The CSO was worried that despite the National Tobacco Control Act passed in 2015 and the National Tobacco Control Regulations in 2019, the federal government has not given teeth to the laws.
Speaking at a press conference recently in Abuja, to draw attention of policy makers, Board Chairman of NTCA, Akinbode Oluwafemi said the Tobacco Control Fund as established by the National Tobacco Control Act
2015, is a necessary tool for sustainability of tobacco control efforts in Nigeria.
He said the Federal Ministry of Health and other critical MDAs as a matter of urgency, should see to it that the fund is operationalized without further delays.
“A percentage of the taxes, and other levies from tobacco and tobacco products should be earmarked for the Tobacco control fund.
“The seeming interference of the Tobacco industry in operationalization of the fund should be stopped immediately.
“Government should be intentional in making budgetary provisions towards Tobacco control activities in the country.
“The Federal Ministry of Health should start the collection of the licensing fees from tobacco products stakeholders for the fund without further delay.”
He added that sustainable funding of tobacco control will help in reducing the death and diseases associated with tobacco smoking in Nigeria and delays means the nation will lose more of it citizens to tobacco addiction.
Speaking further, he said the operationalization will provide needed resources for the implementing agencies to be able to carry out timely and proactive interventions required for the successful implementation of tobacco control policies in the country.

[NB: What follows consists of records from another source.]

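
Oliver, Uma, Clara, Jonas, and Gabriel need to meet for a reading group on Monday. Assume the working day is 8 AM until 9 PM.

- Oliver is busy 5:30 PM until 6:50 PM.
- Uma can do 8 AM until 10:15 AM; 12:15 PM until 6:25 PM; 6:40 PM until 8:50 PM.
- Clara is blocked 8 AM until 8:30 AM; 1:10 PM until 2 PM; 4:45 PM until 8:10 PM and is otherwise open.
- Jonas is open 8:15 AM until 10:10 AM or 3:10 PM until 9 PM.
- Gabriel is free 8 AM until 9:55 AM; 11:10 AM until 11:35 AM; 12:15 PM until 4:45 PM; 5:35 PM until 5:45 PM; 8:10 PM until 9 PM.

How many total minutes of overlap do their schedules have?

Oliver free: 08:00-17:30, 18:50-21:00 (invert busy blocks within the working day).
Uma free: 08:00-10:15, 12:15-18:25, 18:40-20:50.
Clara free: 08:30-13:10, 14:00-16:45, 20:10-21:00 (invert busy blocks within the working day).
Jonas free: 08:15-10:10, 15:10-21:00.
Gabriel free: 08:00-09:55, 11:10-11:35, 12:15-16:45, 17:35-17:45, 20:10-21:00.
Oliver ∩ Uma: 08:00-10:15, 12:15-17:30, 18:50-20:50.
Oliver ∩ Uma ∩ Clara: 08:30-10:15, 12:15-13:10, 14:00-16:45, 20:10-20:50.
Oliver ∩ Uma ∩ Clara ∩ Jonas: 08:30-10:10, 15:10-16:45, 20:10-20:50.
Oliver ∩ Uma ∩ Clara ∩ Jonas ∩ Gabriel: 08:30-09:55, 15:10-16:45, 20:10-20:50.
Those are the intersection windows.
Summing the common windows: 85 + 95 + 40 = 220 minutes.

220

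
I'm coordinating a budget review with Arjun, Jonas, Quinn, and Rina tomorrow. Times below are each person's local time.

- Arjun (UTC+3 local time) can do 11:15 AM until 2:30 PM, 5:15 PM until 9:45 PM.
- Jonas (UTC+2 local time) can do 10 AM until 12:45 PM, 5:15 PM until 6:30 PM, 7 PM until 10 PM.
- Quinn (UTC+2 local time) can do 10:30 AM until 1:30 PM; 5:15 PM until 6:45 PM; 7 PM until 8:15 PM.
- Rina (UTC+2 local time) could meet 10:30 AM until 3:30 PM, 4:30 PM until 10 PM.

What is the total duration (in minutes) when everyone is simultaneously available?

285

Arjun in UTC: 08:15-11:30, 14:15-18:45 (subtract 3h to convert from UTC+3).
Jonas in UTC: 08:00-10:45, 15:15-16:30, 17:00-20:00 (subtract 2h to convert from UTC+2).
Quinn in UTC: 08:30-11:30, 15:15-16:45, 17:00-18:15 (subtract 2h to convert from UTC+2).
Rina in UTC: 08:30-13:30, 14:30-20:00 (subtract 2h to convert from UTC+2).
Arjun ∩ Jonas: 08:15-10:45, 15:15-16:30, 17:00-18:45.
Arjun ∩ Jonas ∩ Quinn: 08:30-10:45, 15:15-16:30, 17:00-18:15.
Arjun ∩ Jonas ∩ Quinn ∩ Rina: 08:30-10:45, 15:15-16:30, 17:00-18:15.
Summing the common windows: 135 + 75 + 75 = 285 minutes.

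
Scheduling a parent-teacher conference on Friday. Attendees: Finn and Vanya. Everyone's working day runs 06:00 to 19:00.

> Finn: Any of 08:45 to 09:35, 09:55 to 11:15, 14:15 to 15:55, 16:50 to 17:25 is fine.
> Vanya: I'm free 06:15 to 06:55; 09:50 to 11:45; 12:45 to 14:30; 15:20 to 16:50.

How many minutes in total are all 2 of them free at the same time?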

“Section 8 of the National Tobacco Control Act establishes the Fund. The Fund is to be managed by the National Tobacco Control Committee comprising of several MDAS and a representative of civil society. Section 8 (2) of the Act and Sections 23 and 26 of the Regulations provide that annual budgetary allocation, gifts, donations, testamentary dispositions, subventions, license fees and proceeds of sale of forfeited items shall go into the Fund.
“Article 26.2 of the WHO FCTC requires parties to provide financial resources in respect of their national activities under the Convention in accordance with its national plans, priorities, and programmes. Nigeria is a signatory of this convention and had rectified it since 2005.”
Speaking on some of the benefits of the fund, the board chairman said it will provide reliable, dedicated, and protected source of funding for specific programs, treatment of tobacco related diseases, and other tobacco control priorities.